Am Abend klarte der Himmel etwas auf. Wir wagten einen Spaziergang zum Meer. Der Sand war feucht und weich, unsere Fußspuren versanken rasch. Ich summte „La Mer“, während Martina ihre Kapuze tiefer ins Gesicht zog und lachte. Der Duft von Tang, die Frische der Gischt, das gurgelnde Rauschen der auflaufenden Wellen – alles wirkte kraftvoll und gleichzeitig wie eine Umarmung. Wir fanden eine kleine Bäckerei, deren Auslage dampfendes Gebäck und duftende Törtchen versprach. Für später kauften wir uns das leckerste Gebäckteil unserer Reise. Der erste Biss war zart, warm, süß – ein Trost nach einem Tag voller Wasser und Wind.

In einer typischen kleinen Bar tranken wir einen Ricard und eine Orangina. Die Einheimischen plauderten gelassen, als gäbe es den Sturm draußen gar nicht. Danach bestellten wir Muscheln, natürlich wieder mit Austern vorweg, dazu ein Dessert, das auf der Zunge zerging. Zurück im Wohnmobil ließen wir den Abend in aller Ruhe ausklingen. Der Regen trommelte auf das Dach, der Wind sang uns ein raues Schlaflied. Es war eine jener Nächte, die man nie vergisst – weil sie so echt, so nah und so intensiv war.

La Cale – ein Ort, wo das Meer den Takt gibt

Schon aus der Ferne hörst du das tiefe Brummen der Trecker, die mit schwer beladenen Anhängern bei Ebbe über den Meeresboden rumpeln. Sie holen Austern und Muscheln aus den Feldern und bringen sie vollgepackt zurück an Land. Einer der Trecker fährt direkt vor die Bretterbude und kippt seine schwere Last ab. Der Geruch von Salz, von feuchtem Tang, von frisch geöffneter Muschelschale liegt in der Luft und vermischt sich mit dem warmen Hauch des Kamins, der schon angeheizt ist.

Die langen massiven Bänke stehen ohne Ordnung im Sand. Kein Möbelstück gleicht dem anderen. Die Bretter sind verwittert von Wind und Meer, glattgescheuert von vielen Sommern. Man sitzt mit baumelnden Beinen, die Zehen graben sich in den warmen feuchten Sand. Jeder Schritt über den Boden lässt alte Fliesen knistern, vermischt mit dem Streusand, der hinein geweht wird.

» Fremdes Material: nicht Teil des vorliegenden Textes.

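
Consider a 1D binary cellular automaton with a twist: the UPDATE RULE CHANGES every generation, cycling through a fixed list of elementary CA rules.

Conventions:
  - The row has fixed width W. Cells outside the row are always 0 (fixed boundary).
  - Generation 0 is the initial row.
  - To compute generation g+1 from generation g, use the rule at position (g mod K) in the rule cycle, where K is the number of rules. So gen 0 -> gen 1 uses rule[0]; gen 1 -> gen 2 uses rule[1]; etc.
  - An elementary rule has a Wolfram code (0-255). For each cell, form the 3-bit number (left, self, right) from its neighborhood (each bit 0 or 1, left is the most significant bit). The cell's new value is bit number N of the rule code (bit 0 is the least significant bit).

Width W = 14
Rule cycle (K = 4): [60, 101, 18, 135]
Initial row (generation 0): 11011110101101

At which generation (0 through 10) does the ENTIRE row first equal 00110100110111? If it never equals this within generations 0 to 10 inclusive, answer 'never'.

Answer: never

Derivation:
Gen 0: 11011110101101
Gen 1 (rule 60): 10110001111011
Gen 2 (rule 101): 11010100001101
Gen 3 (rule 18): 00000010010000
Gen 4 (rule 135): 11111110110111
Gen 5 (rule 60): 10000001101100
Gen 6 (rule 101): 10111100110101
Gen 7 (rule 18): 00000011000000
Gen 8 (rule 135): 11111100011111
Gen 9 (rule 60): 10000010010000
Gen 10 (rule 101): 10111010010111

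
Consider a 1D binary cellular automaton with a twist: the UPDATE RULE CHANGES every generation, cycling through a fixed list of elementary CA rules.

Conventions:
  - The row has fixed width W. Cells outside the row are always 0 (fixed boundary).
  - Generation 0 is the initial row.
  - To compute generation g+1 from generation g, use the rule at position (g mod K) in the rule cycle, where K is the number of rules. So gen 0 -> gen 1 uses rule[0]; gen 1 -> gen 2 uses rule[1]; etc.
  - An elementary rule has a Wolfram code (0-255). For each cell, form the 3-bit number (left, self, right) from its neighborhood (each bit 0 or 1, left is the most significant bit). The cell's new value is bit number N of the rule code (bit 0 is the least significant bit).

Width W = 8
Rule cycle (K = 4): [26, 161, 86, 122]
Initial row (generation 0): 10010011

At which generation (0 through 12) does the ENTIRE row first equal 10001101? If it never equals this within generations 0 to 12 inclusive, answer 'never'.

Answer: 9

Derivation:
Gen 0: 10010011
Gen 1 (rule 26): 01101110
Gen 2 (rule 161): 00010100
Gen 3 (rule 86): 00110110
Gen 4 (rule 122): 01111111
Gen 5 (rule 26): 11000000
Gen 6 (rule 161): 00011111
Gen 7 (rule 86): 00100001
Gen 8 (rule 122): 01010010
Gen 9 (rule 26): 10001101
Gen 10 (rule 161): 00100010
Gen 11 (rule 86): 01110111
Gen 12 (rule 122): 11011101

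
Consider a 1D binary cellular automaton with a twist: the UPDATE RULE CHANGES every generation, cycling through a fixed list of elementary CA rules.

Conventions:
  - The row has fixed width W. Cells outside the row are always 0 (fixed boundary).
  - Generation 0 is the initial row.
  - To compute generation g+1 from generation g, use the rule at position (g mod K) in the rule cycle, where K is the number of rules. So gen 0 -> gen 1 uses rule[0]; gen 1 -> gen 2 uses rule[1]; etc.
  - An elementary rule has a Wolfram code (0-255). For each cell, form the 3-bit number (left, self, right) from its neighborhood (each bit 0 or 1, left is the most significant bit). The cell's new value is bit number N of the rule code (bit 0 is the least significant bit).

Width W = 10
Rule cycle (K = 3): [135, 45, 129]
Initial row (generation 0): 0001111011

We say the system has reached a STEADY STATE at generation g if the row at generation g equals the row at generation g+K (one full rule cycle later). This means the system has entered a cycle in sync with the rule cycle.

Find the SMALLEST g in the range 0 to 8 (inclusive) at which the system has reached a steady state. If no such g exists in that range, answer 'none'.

Gen 0: 0001111011
Gen 1 (rule 135): 1110110000
Gen 2 (rule 45): 1001100111
Gen 3 (rule 129): 0000000010
Gen 4 (rule 135): 1111111110
Gen 5 (rule 45): 1000000000
Gen 6 (rule 129): 0011111111
Gen 7 (rule 135): 1101111110
Gen 8 (rule 45): 1011000000
Gen 9 (rule 129): 0000011111
Gen 10 (rule 135): 1111101110
Gen 11 (rule 45): 1000011000

Answer: none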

Der Empfang ist einfach und herzlich. Bestellt wird an der Theke. Eine kleine Nummer reicht aus, um dich wiederzufinden. Die Mitarbeiter sind braungebrannt, die Gesichter von Lachfalten durchzogen. Sie wirken, als wären sie Teil dieses Ortes selbst. Sonne, Wind und Meer haben sie geformt, und ihr Lachen ist so ansteckend, dass schon der erste Gruß Leichtigkeit in den Tag bringt. Gleich nebenan schneidet jemand das Holzofenbrot mit dunkler knuspriger Kruste. Ein Duft von geröstetem Mehl und Feuer steigt auf. Für manche zierliche Dame ist das Zerteilen dieses Brotes eine wahre Herkulesaufgabe – doch gerade das macht den Charme aus.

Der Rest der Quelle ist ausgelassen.